Retrofitting key in UAE sustainability drive
Retrofitting will continue to play an important role in helping the UAE achieve its targets for more sustainable buildings, experts at the 21st Water, Energy, Technology and Environment Exhibition (Wetex 2019) said.
Speaking to Khaleej Times at the event, Ali Al Jassim, CEO of Etihad Energy Services Company (Etihad ESCO), highlighted the importance of retrofitting projects across both the commercial and residential sectors. In May this year, Etihad ESCO announced that the installation of photovoltaic (PV) solar panels on the roofs of 5,000 homes in Dubai. The project has a target of installing 65,000 PV panels; 295,000 LED lights; and 50,000 water savers at the villas. The retrofitting is expected to save 31,102,500kWh of energy. Scheduled to be completed by November 2019, the initiative will lead to the reduction of CO2 emissions by 21,139 tonnes annually.
"Today, Dubai has 130MW of connected residential rooftop solar," Ali Al Jassim said. "Our target is to double this figure within one year. Dubai is very unique when it comes to retrofitting projects, and the city has become a model for the industry in the region."

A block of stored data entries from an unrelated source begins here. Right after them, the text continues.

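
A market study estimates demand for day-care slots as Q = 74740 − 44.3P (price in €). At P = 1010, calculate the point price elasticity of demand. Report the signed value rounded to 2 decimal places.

-1.49

dQ/dP = −44.3. At P = 1010, Q = 74740 − 44.3(1010) = 29997.
Ed = (dQ/dP)·(P/Q) = −44.3 × (1010/29997) = -1.4915…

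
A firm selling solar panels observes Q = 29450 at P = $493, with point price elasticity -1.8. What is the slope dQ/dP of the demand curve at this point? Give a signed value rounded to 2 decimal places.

-107.53

Ed = (dQ/dP)·(P/Q) ⇒ dQ/dP = Ed·Q/P = (-1.8)·29450/493 = -107.5253…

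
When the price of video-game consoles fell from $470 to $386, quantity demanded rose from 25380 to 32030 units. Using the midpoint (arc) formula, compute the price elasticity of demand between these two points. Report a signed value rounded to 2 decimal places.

-1.18

%ΔQ = (32030 − 25380) / [(25380 + 32030)/2] = 6650/28705 = 0.231666…
%ΔP = (386 − 470) / [(470 + 386)/2] = -84/428 = -0.196261…
Arc Ed = %ΔQ / %ΔP = (6650/28705) / (-84/428) = -1.1803…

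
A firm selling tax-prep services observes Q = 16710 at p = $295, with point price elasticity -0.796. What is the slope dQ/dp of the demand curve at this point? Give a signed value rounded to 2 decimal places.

Ed = (dQ/dp)·(p/Q) ⇒ dQ/dp = Ed·Q/p = (-0.796)·16710/295 = -45.0886…

-45.09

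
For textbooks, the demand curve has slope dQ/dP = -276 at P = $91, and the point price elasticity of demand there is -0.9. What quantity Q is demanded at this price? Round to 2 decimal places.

Ed = (dQ/dP)·(P/Q) ⇒ Q = (dQ/dP)·P/Ed = (-276)·91/(-0.9) = 27906.6666…

27906.67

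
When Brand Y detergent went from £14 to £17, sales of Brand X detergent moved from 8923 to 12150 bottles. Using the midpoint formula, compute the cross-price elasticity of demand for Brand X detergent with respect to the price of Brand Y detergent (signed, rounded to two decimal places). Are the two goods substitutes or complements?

1.58; substitutes

%ΔQ_{Brand X detergent} = (12150 − 8923)/avg = 3227/10536.5 = 0.306268…
%ΔP_{Brand Y detergent} = (17 − 14)/avg = 3/15.5 = 0.193548…
E_cross = (3227/10536.5) / (3/15.5) = 1.5823…
E_cross > 0 ⇒ the goods are substitutes.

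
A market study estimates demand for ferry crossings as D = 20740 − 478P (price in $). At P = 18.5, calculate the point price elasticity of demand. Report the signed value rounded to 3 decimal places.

dD/dP = −478. At P = 18.5, D = 20740 − 478(18.5) = 11897.
Ed = (dD/dP)·(P/D) = −478 × (18.5/11897) = -0.74329…

-0.743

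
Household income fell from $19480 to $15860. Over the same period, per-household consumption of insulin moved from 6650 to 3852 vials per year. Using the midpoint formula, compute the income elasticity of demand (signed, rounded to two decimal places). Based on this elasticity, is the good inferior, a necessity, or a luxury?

%ΔQ = (3852 − 6650)/[( 6650 + 3852)/2] = -2798/5251 = -0.532850…
%ΔIncome = (15860 − 19480)/[( 19480 + 15860)/2] = -3620/17670 = -0.204867…
E_income = (-2798/5251) / (-3620/17670) = 2.6009…
E_income > 1 ⇒ normal good, luxury.

2.60; luxury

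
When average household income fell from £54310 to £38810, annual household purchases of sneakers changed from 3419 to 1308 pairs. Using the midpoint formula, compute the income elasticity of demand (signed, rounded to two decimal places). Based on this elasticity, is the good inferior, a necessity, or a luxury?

2.68; luxury

%ΔQ = (1308 − 3419)/[( 3419 + 1308)/2] = -2111/2363.5 = -0.893166…
%ΔIncome = (38810 − 54310)/[( 54310 + 38810)/2] = -15500/46560 = -0.332903…
E_income = (-2111/2363.5) / (-15500/46560) = 2.6829…
E_income > 1 ⇒ normal good, luxury.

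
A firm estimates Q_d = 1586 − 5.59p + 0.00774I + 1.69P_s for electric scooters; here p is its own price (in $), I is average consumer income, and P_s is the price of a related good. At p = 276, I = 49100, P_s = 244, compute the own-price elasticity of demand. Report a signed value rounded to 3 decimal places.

At the given values, Q_d = 1586 − 5.59(276) + 0.00774(49100) + 1.69(244) = 835.554.
∂Q_d/∂p = −5.59.
E = (-5.59) × (276/835.554) = -1.84648…

-1.846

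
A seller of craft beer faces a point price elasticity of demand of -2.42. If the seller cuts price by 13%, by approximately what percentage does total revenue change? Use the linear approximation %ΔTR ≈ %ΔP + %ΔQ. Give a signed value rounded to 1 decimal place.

%ΔQ ≈ Ed × %ΔP = (-2.42) × (-13%) = +31.4600%
%ΔTR ≈ %ΔP + %ΔQ = (-13%) + (+31.4600%) = +18.4600%

+18.5%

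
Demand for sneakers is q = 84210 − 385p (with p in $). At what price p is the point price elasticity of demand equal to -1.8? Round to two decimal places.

140.61

Ed = −385p/(84210 − 385p). Set this equal to -1.8:
385p = 1.8·(84210 − 385p) ⇒ 385p(1 + 1.8) = 1.8·84210
p = 1.8·84210 / (385·2.8) = 140.6103…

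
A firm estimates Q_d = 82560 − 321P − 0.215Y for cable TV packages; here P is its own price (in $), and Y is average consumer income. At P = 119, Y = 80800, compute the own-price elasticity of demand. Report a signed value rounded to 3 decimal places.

-1.415

At the given values, Q_d = 82560 − 321(119) − 0.215(80800) = 26989.
∂Q_d/∂P = −321.
E = (-321) × (119/26989) = -1.41535…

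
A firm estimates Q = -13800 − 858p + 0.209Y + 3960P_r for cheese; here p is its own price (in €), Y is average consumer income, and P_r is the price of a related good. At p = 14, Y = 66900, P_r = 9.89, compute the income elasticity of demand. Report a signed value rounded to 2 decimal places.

At the given values, Q = -13800 − 858(14) + 0.209(66900) + 3960(9.89) = 27334.5.
∂Q/∂Y = 0.209.
E = (0.209) × (66900/27334.5) = 0.5115…

0.51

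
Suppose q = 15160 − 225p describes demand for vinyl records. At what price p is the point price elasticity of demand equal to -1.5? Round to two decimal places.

Ed = −225p/(15160 − 225p). Set this equal to -1.5:
225p = 1.5·(15160 − 225p) ⇒ 225p(1 + 1.5) = 1.5·15160
p = 1.5·15160 / (225·2.5) = 40.4266…

40.43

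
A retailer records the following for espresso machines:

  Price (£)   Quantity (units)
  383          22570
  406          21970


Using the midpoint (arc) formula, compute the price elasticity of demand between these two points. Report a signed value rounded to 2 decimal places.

-0.46

%ΔQ = (21970 − 22570) / [(22570 + 21970)/2] = -600/22270 = -0.026942…
%ΔP = (406 − 383) / [(383 + 406)/2] = 23/394.5 = 0.058301…
Arc Ed = %ΔQ / %ΔP = (-600/22270) / (23/394.5) = -0.4621…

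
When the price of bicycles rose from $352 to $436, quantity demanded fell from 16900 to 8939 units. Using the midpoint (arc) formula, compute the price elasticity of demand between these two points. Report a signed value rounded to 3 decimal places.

%ΔQ = (8939 − 16900) / [(16900 + 8939)/2] = -7961/12919.5 = -0.616200…
%ΔP = (436 − 352) / [(352 + 436)/2] = 84/394 = 0.213197…
Arc Ed = %ΔQ / %ΔP = (-7961/12919.5) / (84/394) = -2.89027…

-2.890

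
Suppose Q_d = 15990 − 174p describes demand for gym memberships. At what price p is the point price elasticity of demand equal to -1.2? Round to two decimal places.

50.13

Ed = −174p/(15990 − 174p). Set this equal to -1.2:
174p = 1.2·(15990 − 174p) ⇒ 174p(1 + 1.2) = 1.2·15990
p = 1.2·15990 / (174·2.2) = 50.1253…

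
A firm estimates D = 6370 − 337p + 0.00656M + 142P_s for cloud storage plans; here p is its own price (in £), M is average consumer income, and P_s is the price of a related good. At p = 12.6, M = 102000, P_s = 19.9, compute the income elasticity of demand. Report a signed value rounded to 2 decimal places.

0.12

At the given values, D = 6370 − 337(12.6) + 0.00656(102000) + 142(19.9) = 5618.72.
∂D/∂M = 0.00656.
E = (0.00656) × (102000/5618.72) = 0.1190…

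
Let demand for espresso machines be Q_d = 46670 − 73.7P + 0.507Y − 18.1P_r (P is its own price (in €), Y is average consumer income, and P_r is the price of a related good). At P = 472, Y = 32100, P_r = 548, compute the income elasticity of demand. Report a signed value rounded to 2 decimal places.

At the given values, Q_d = 46670 − 73.7(472) + 0.507(32100) − 18.1(548) = 18239.5.
∂Q_d/∂Y = 0.507.
E = (0.507) × (32100/18239.5) = 0.8922…

0.89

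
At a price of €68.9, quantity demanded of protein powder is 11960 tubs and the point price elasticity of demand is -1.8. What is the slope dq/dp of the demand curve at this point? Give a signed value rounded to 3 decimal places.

Ed = (dq/dp)·(p/q) ⇒ dq/dp = Ed·q/p = (-1.8)·11960/68.9 = -312.45283…

-312.453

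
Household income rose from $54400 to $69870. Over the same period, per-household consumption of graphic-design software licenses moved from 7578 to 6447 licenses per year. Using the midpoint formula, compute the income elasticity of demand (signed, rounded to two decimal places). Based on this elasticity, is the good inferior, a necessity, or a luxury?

%ΔQ = (6447 − 7578)/[( 7578 + 6447)/2] = -1131/7012.5 = -0.161283…
%ΔIncome = (69870 − 54400)/[( 54400 + 69870)/2] = 15470/62135 = 0.248974…
E_income = (-1131/7012.5) / (15470/62135) = -0.6477…
E_income < 0 ⇒ inferior good.

-0.65; inferior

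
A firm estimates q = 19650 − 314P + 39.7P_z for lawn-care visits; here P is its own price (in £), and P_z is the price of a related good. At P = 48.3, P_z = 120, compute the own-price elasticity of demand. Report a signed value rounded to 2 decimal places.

At the given values, q = 19650 − 314(48.3) + 39.7(120) = 9247.8.
∂q/∂P = −314.
E = (-314) × (48.3/9247.8) = -1.6399…

-1.64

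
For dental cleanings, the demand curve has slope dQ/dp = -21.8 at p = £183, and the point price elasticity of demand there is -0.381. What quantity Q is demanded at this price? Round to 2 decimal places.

Ed = (dQ/dp)·(p/Q) ⇒ Q = (dQ/dp)·p/Ed = (-21.8)·183/(-0.381) = 10470.8661…

10470.87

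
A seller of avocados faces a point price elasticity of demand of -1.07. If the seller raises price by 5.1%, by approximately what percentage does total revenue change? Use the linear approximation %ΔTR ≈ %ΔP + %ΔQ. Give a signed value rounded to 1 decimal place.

%ΔQ ≈ Ed × %ΔP = (-1.07) × (+5.1%) = -5.4570%
%ΔTR ≈ %ΔP + %ΔQ = (+5.1%) + (-5.4570%) = -0.3570%

-0.4%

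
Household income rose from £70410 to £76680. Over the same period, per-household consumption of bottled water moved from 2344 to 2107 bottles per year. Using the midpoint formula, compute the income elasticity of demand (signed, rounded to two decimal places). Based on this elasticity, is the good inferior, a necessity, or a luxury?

-1.25; inferior

%ΔQ = (2107 − 2344)/[( 2344 + 2107)/2] = -237/2225.5 = -0.106492…
%ΔIncome = (76680 − 70410)/[( 70410 + 76680)/2] = 6270/73545 = 0.085253…
E_income = (-237/2225.5) / (6270/73545) = -1.2491…
E_income < 0 ⇒ inferior good.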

More recently, Etihad ESCO also announced the successful completion of Phase 1 and Phase 2 of the Jebel Ali Free Zone (Jafza) Retrofit Project. The project achieved 32.6 per cent energy savings upon completion of the measurement and verification year period. The project also recorded 17,000 tonnes of reductions in annual CO2 emissions, equivalent to removing 3,600 cars from the roads for a year. Etihad ESCO and Jafza have entered into an agreement for Phase 3 of the project, which aims to enhance energy efficiency, specifically in office buildings.
Similarly, Faris Saeed, CEO and co-founder of Diamond Developers, also shared some of the success stories at The Sustainable City. "Keeping track of the carbon footprint is a fundamental issue, as stipulated in the Paris Climate Agreement. Per capita, greenhouse gas (GHG) emissions dropped from 5.1 tonnes of CO2 to 4.1 tonnes. This is due in large part to the advanced energy technologies that we have employed and our ongoing efforts to improve results in this regard, most notably by encouraging behavioral change among residents. The coming years will see significant progress in the various indicators with the completion of energy projects that rely on the best clean solutions."
The connection of 2.46MW of solar photovoltaic power in public areas in The Sustainable City offset 87 per cent of electricity consumption in common areas.
Ian Sykes, regional director at Sensus, spoke about the importance of technology in helping the drive towards sustainability.
"Globally, 1.7 trillion gallons of water are lost, costing more than $2.6 billion per year. Water consumption measurement, leakage detection, real time data analytics and better water distribution management are some of the areas where technology can definitely play a strong role in preserving one of our most scarce resources. Through smart water meters, utility networks will not only be gathering accurate data about water network and distribution systems, but also get meaningful data that can help them manage the supply chain more efficiently and make informed choices and effectively plan or intervene, wherever necessary, to resolve any issues."